World / Reporter's Journal

RIMPAC a success at helping promote China-US military ties

By Chen Weihua (China Daily USA) Updated: 2014-08-04 06:54

It may well be a coincidence, but the 2014 Rim of the Pacific exercise (RIMPAC) ended last Friday, Aug 1, which was also the 87th anniversary of the founding of the Chinese People's Liberation Army.

It was the first time China had ever participated in RIMPAC since it was launched in 1971 during the height of the Cold War. China sent four ships and some 1,100 personnel — the second-largest representation after only the host nation US. China's four ships were missile destroyer Haikou, missile frigate Yueyang, supply ship Qiandaohu and hospital ship Peace Ark.

In total, 22 nations, with 49 surface ships, six submarines, more than 200 aircraft and 25,000 personnel took part in the world's largest naval drills in and around the Hawaiian Islands and Southern California.

Unlike during the Cold War days, the US has described RIMPAC as designed to enhance cooperation of the combined forces and improve individual war fighting competencies. Kenneth Floyd, commander of the US Third Fleet who led this year's RIMPAC, said the relationships forged in the drills span oceans and years.

"RIMPAC is a unique opportunity for us to get to know each other, to train together, and provide some level of trust when we are out on the high seas together in the future. It is the only exercise that can do so to this scale," Floyd was quoted in a Pentagon press release on Saturday.

The training included amphibious operations, gunnery, missile, anti-submarine, and air defense exercises, as well as drills in military medicine, humanitarian assistance and disaster response, counter-piracy, mine clearance, explosive ordinance disposal and diving and salvage.

Despite the restrictions of the US National Defense Authorization Act, the participating Chinese fleet conducted many exchanges with counterparts from both the US and other nations. That was especially true for Peace Ark, which had extensive military medicine exchanges, personnel exchange, and medical evacuation and mass casualty training with US Navy hospital ship Mercy and military medical officers from other nations. Peace Ark and Mercy were the first hospital ships ever to attend a RIMPAC.

Besides China, it was also the first time for Brunei to participate in RIMPAC. And it was the first time for India, Indonesia, Norway and Colombia to send ships to RIMPAC.

Lai Minghe, the political commissar of the PLA Navy participating fleet, told reporters that a series of exchanges conducted by the Chinese fleet have helped let the world better know China's best wishes for peace, friendship and deepened cooperation. "It has also helped promote the good image of PLA officers and soldiers," he said.

The Chinese fleet was well received by other participating navies, the American public, overseas Chinese and the news media. On the opening day, July 5, PLA Navy missile destroyer Haikou and Peace Ark welcomed more than 2,100 visitors aboard, according to Lai.

While military-to-military exchange has long lagged behind other dimensions of the bilateral relationship between China and the US, both sides have taken active steps to improve the situation in the past two years.

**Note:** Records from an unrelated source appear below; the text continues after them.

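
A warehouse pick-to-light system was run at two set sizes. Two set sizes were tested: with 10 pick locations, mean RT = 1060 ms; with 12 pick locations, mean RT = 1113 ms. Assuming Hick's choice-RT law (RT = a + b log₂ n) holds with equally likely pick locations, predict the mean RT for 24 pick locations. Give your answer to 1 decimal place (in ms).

Solve the two-equation system in a and b:
  b = (1113 − 1060) / (log₂ 12 − log₂ 10) = 53 / (3.5850 − 3.3219) = 201.495 ms/bit
  a = 1060 − 201.495 × 3.3219 = 390.650 ms
Then RT(24) = 390.650 + 201.495 × log₂ 24 = 390.650 + 201.495 × 4.5850 ≈ 1314.495 ms.

1314.5 ms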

This is reflected in the increasing exchanges of high-level military visits. In the first half of this year, PLA Chief of General Staff Fang Fenghui visited the US, while US Defense Secretary Chuck Hagel, Chief of the US Army General Raymond Odierno and Chief of US Naval Operations Admiral Jonathan Greenert went to China. That is in addition to the several high-level military visits in the previous year.

"Such exchange between soldiers and military leaders will help improve mutual understanding and mutual trust, expand common ground, reduce misjudgment, promote a sound and stable growth of a new model of military-to-military relationship between our two great countries," Cui Tiankai, Chinese ambassador to the US, told some 500 guests, including senior Pentagon officials and US military officers, at a reception last Thursday in the Chinese embassy in Washington to mark the PLA's 87th anniversary.

Cui said China is committed to a healthy and stable relationship with the US, which he described as being in the fundamental interest of the two countries and their peoples.

China's first participation in RIMPAC has been hailed both in China and the US as a positive and important step forward. But clearly there is a long way to go before the two militaries, or the two countries, truly build trust in each other's strategic intentions, which is something vital to avoid miscalculations and misjudgment.

Continued US arms sales to Taiwan, its frequent military surveillance off China's coast and several Congressional laws limiting military exchanges with China are cited by some in China as major obstacles in such endeavors, while the US has expressed concerns over China's increased military spending and the tensions between China and several of its neighbors in the South and East China seas.